Take, for example, Singer’s abhorrent utilitarian advocacy. Singer was more responsible than anyone else for making the term “speciesism” known, beginning in 1975 with his highly influential book Animal Liberation and continuing with his widely professed proposal that so-called human non-persons can be killed (infanticide or non-voluntary euthanasia) because of their “lower” moral status.
Recently, Singer repeated this assertion in an interview in the Journal of Medical Ethics, arguing that people with serious developmental and cognitive disabilities have less value than animals with higher capacities, strongly implying that we can treat them accordingly (my emphasis):
“Disability” is a very broad term, and I would not say that, in general, “a life with disability” is of less value than one without disability. Much will depend on the nature of the disability. But let’s turn the question around, and ask why someone would deny that the life of a profoundly intellectually disabled human being is of less value than the life of a normal human being. Most people think that the life of a dog or a pig is of less value than the life of a normal human being.
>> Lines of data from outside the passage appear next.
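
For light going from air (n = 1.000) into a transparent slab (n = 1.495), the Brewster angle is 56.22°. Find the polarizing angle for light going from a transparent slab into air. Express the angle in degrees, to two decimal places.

tan θ_B' = n₁/n₂ = 1/tan θ_B, so θ_B' = 90° − θ_B.
θ_B' = 90° − 56.22° = 33.78°.

θ_B' ≈ 33.78°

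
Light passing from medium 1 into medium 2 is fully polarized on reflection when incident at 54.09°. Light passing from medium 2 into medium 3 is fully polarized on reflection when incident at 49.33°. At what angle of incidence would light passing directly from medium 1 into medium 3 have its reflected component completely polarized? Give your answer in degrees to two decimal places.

tan θ_B(1→2) = n₂/n₁ = tan 54.09° = 1.3809.
tan θ_B(2→3) = n₃/n₂ = tan 49.33° = 1.1638.
n₃/n₁ = 1.6072. Then tan θ_B(1→3) = n₃/n₁, so θ_B(1→3) = arctan(1.6072) = 58.11°.

θ_B ≈ 58.11°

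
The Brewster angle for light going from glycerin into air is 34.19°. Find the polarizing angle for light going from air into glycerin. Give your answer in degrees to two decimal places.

θ_B' ≈ 55.81°

The two Brewster angles are complementary: θ_B' = 90° − θ_B = 90° − 34.19° = 55.81°.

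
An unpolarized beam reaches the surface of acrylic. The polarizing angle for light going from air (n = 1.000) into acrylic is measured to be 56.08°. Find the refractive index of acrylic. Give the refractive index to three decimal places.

At the polarizing angle, tan θ_B = n₂/n₁ with n₁ on the incident side (air) and n₂ on the transmitted side (acrylic).
n₂ = n₁ tan θ_B = 1.000 × tan 56.08° = 1.487.

n ≈ 1.487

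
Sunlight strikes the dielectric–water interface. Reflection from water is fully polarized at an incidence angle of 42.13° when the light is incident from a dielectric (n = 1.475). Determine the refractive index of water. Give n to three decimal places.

n ≈ 1.334

At the Brewster angle, tan θ_B = n₂/n₁ with n₁ on the incident side (a dielectric) and n₂ on the transmitted side (water).
n₂ = n₁ tan θ_B = 1.475 × tan 42.13° = 1.334.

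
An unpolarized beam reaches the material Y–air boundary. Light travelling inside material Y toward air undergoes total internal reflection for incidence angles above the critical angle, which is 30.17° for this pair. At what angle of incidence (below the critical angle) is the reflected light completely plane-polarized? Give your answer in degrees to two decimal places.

θ_B ≈ 26.68°

n₂/n₁ = sin θ_c = sin 30.17° = 0.5026.
tan θ_B equals the same ratio, so θ_B = arctan(0.5026) = 26.68°.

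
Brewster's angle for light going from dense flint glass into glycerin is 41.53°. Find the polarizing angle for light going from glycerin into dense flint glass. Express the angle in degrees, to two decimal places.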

On what basis, then, could they hold that the life of a profoundly intellectually disabled human being with intellectual capacities inferior to those of a dog or a pig is of equal value to the life of a normal human being? This sounds like speciesism to me, and as I said earlier, I have yet to see a plausible defense of speciesism.
Outside the rarified environs of the high academy and the fever swamps of animal rights advocacy, most people in the West believe that the lives of all human beings—not just the “normal” ones—are worth more than animals’, simply because they are human. And they would consider it barbaric to treat any of us like, well, animals based on whatever distinctions advocates like Singer conjure.
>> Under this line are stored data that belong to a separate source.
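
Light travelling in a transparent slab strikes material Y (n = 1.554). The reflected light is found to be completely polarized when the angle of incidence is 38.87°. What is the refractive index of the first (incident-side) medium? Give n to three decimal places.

Full polarization of the reflected beam means tan θ_B = n₂/n₁, where n₁ is the incident medium (a transparent slab).
n₁ = n₂ / tan θ_B = 1.554 / tan 38.87° = 1.928.

n ≈ 1.928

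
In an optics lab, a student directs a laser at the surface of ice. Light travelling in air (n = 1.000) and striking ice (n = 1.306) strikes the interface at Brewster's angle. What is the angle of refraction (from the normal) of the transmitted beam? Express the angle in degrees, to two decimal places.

θ_t ≈ 37.44°

θ_B = arctan(n₂/n₁) = arctan(1.306/1.000) = 52.56°.
Since θ_B + θ_t = 90° at Brewster incidence, θ_t = 90° − 52.56° = 37.44°.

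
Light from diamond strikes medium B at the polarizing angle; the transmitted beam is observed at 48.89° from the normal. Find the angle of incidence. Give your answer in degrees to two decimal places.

Brewster's condition makes the reflected and refracted beams perpendicular: θ_B + θ_t = 90°.
So θ_B = 90° − θ_t = 90° − 48.89° = 41.11°.

θ_B ≈ 41.11°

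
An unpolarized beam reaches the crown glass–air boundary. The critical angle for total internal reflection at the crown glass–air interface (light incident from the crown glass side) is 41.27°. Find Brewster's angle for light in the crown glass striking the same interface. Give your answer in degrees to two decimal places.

sin θ_c = n₂/n₁, so n₂/n₁ = sin 41.27° = 0.6596.
Brewster: tan θ_B = n₂/n₁ = 0.6596.
θ_B = arctan(0.6596) = 33.41°.

θ_B ≈ 33.41°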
Besides, “speciesism” is nothing akin to racism or other such -isms directed against our fellow human beings. Invidious discrimination exists when inherent equals—for example, all human beings—are treated unequally based on sub-categories that bigots assert to reduce the moral status of the disfavored classes, placing them beneath the favored. We see it in racism, sexism, and Singer-style denigration of people with cognitive or developmental disabilities. But there is a rational and proper hierarchy of life with humans at its apex. To put it another way, human beings and animals do not inhabit the same moral realm. It is not, therefore, wrong to discriminate between us and them, for to do so is to treat unequals as unequals.
Moreover, human exceptionalism is the predicate to universal human rights. The moral philosophy of Western Civilization perceives intrinsic human equality as an objective truth under which our moral status need not be earned by possessing favored characteristics; it comes with the package of species membership. This fundamental insight (“We hold these truths to be self-evident . . . ”) sparked historically unprecedented heights of liberty and prosperity. Those who cry “speciesism” subvert the principles upon which our liberty is founded. Indeed, they advocate treating people as no more than the sum of their carbon molecules, of no inherent value beyond cognitive capacity (bioethics) or ability to suffer (animal rights) at the moment of measurement. To say the least, universal human rights would be impossible to sustain in such an intellectual milieu.
That does not mean, of course, that we can therefore abuse animals, as some would claim. To the contrary, another fundamental insight of human exceptionalism holds that we alone within the known universe bear essential moral duties. This includes the obligation to treat animals humanely precisely because we understand and appreciate their capacity to suffer.
But that empathetic comprehension does not justify our treating animals as equals or distinguishing among ourselves based on capacities. Doing so would not lead us to treat animals like people but rather to treat the weakest people like animals, opening the door to such things as conducting medical experiments on the cognitively disabled, which has already been proposed in bioethics literature.
Those who throw out accusations of “speciesism” seek to subvert human exceptionalism. Their framework should be rejected as a prescription for tyranny every time it is proposed.